By Ken Sakamoto, Star-Bulletin
Teruaki Aoki, president and chief operating officer of Sony
Electronics Inc., has been at the helm of Sony Corp.'s U.S.
subsidiary for two months. He attended the company's
celebration of the 30th anniversary of Sony Hawaii Corp.
yesterday at the Hilton Hawaiian Village.



Sony expanding
links with isles

The company's efforts here
include a convention and the
Sony Open golf tourney

By Russ Lynch
Star-Bulletin

Tapa

Next month, 2,000 Sony dealers will converge on the Hilton Waikoloa Village on the Big Island for an upscale convention that is one in a series of events to mark the 30th anniversary of Sony Hawaii Co.

Teruaki Aoki, president and chief operating officer of Sony Electronics Inc., the Japanese corporation's U.S. arm, said yesterday that Hawaii has always been important to Sony.

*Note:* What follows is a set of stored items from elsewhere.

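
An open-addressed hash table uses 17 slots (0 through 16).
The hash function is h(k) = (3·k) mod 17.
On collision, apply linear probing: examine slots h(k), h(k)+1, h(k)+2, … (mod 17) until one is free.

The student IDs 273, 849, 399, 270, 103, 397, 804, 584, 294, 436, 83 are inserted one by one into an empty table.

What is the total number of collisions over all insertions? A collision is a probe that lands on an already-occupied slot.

273 hashes to 3; slot 3 is free → place at 3.
849 hashes to 14; slot 14 is free → place at 14.
399 hashes to 7; slot 7 is free → place at 7.
270 hashes to 11; slot 11 is free → place at 11.
103 hashes to 3; 3 taken → place at 4.
397 hashes to 1; slot 1 is free → place at 1.
804 hashes to 15; slot 15 is free → place at 15.
584 hashes to 1; 1 taken → place at 2.
294 hashes to 15; 15 taken → place at 16.
436 hashes to 16; 16 taken → place at 0.
83 hashes to 11; 11 taken → place at 12.
Table: [436, 397, 584, 273, 103, ., ., 399, ., ., ., 270, 83, ., 849, 804, 294]

5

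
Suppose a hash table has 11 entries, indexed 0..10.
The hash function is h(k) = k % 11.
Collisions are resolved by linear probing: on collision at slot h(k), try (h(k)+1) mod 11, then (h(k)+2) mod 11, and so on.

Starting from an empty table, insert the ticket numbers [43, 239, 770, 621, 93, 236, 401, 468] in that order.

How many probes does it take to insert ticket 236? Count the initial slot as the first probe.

43: h=10 -> slot 10
239: h=8 -> slot 8
770: h=0 -> slot 0
621: h=5 -> slot 5
93: h=5, probe 5,6 -> slot 6
236: h=5, probe 5,6,7 -> slot 7
401: h=5, probe 5,6,7,8,9 -> slot 9
468: h=6, probe 6,7,8,9,10,0,1 -> slot 1
Table: [770, 468, ., ., ., 621, 93, 236, 239, 401, 43]

3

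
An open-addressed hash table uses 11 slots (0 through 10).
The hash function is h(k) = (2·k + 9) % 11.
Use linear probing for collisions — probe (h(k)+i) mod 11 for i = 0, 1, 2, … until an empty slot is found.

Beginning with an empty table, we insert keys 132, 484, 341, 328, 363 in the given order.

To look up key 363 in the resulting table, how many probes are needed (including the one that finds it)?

4

132: h=9 -> slot 9
484: h=9, probe 9,10 -> slot 10
341: h=9, probe 9,10,0 -> slot 0
328: h=5 -> slot 5
363: h=9, probe 9,10,0,1 -> slot 1
Table: [341, 363, —, —, —, 328, —, —, —, 132, 484]
Lookup 363: h=9, probe 9,10,0,1 → found at 1.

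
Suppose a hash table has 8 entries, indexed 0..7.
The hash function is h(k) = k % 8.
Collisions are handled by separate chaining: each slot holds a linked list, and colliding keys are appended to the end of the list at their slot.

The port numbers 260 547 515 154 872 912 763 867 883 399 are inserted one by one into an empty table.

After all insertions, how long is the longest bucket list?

5

Insert 260: h=4, bucket 4 empty → new chain.
Insert 547: h=3, bucket 3 empty → new chain.
Insert 515: h=3, bucket 3 nonempty → append to chain.
Insert 154: h=2, bucket 2 empty → new chain.
Insert 872: h=0, bucket 0 empty → new chain.
Insert 912: h=0, bucket 0 nonempty → append to chain.
Insert 763: h=3, bucket 3 nonempty → append to chain.
Insert 867: h=3, bucket 3 nonempty → append to chain.
Insert 883: h=3, bucket 3 nonempty → append to chain.
Insert 399: h=7, bucket 7 empty → new chain.
Final buckets:
0: 872 -> 912
1: _
2: 154
3: 547 -> 515 -> 763 -> 867 -> 883
4: 260
5: _
6: _
7: 399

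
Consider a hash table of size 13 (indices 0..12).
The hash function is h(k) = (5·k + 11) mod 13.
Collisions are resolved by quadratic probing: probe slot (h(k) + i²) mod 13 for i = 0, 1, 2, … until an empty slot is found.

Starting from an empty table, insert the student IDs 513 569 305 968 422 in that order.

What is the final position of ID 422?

11

513 hashes to 2; slot 2 is free -> place at 2.
569 hashes to 9; slot 9 is free -> place at 9.
305 hashes to 2; 2 taken -> place at 3.
968 hashes to 2; 2,3 taken -> place at 6.
422 hashes to 2; 2,3,6 taken -> place at 11.
Table: [., ., 513, 305, ., ., 968, ., ., 569, ., 422, .]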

In its first year, 1968, Sony Hawaii did $20,000 worth of business. In the latest fiscal year, which ended March 31, Sony Hawaii had $62 million in sales and now employs 80 people, Aoki told a news conference at the Hilton Hawaiian Village, where the company is holding its annual new products show for dealers.

Aoki said Sony also sees Hawaii as an ideal place to show off its products to the public because of the large numbers of tourists from all around the United States and other countries.

In January, Sony will sponsor the first of four Sony Open golf tournaments at the Waialae Country Club, having taken over that event from United Airlines.

Aoki has held the top U.S. position for Sony Corp. for only two months, most of which has been spent visiting the U.S. factories, research and development facilities, and wholesale offices. He said Sony's U.S. electronics sales last year passed $10 billion for the first time, reporting for about 28 percent of Sony's $58 billion in worldwide sales .

He said he intends to coordinate all U.S. units into a distinct U.S. entity.

"Until now it (Sony Electronic) was functioning as an extended arm of Sony Corp. in Japan. Even R&D is an extension of the corporate lab in Tokyo," Aoki said.

The U.S. market will be for connected and integrated digital electronic services, he said, linking computers, television and radio broadcasting, cellular telephones, the Internet, video recorders, home entertainment systems and the Internet.

The U.S. operation can best develop that by operating largely independently of Tokyo, he said.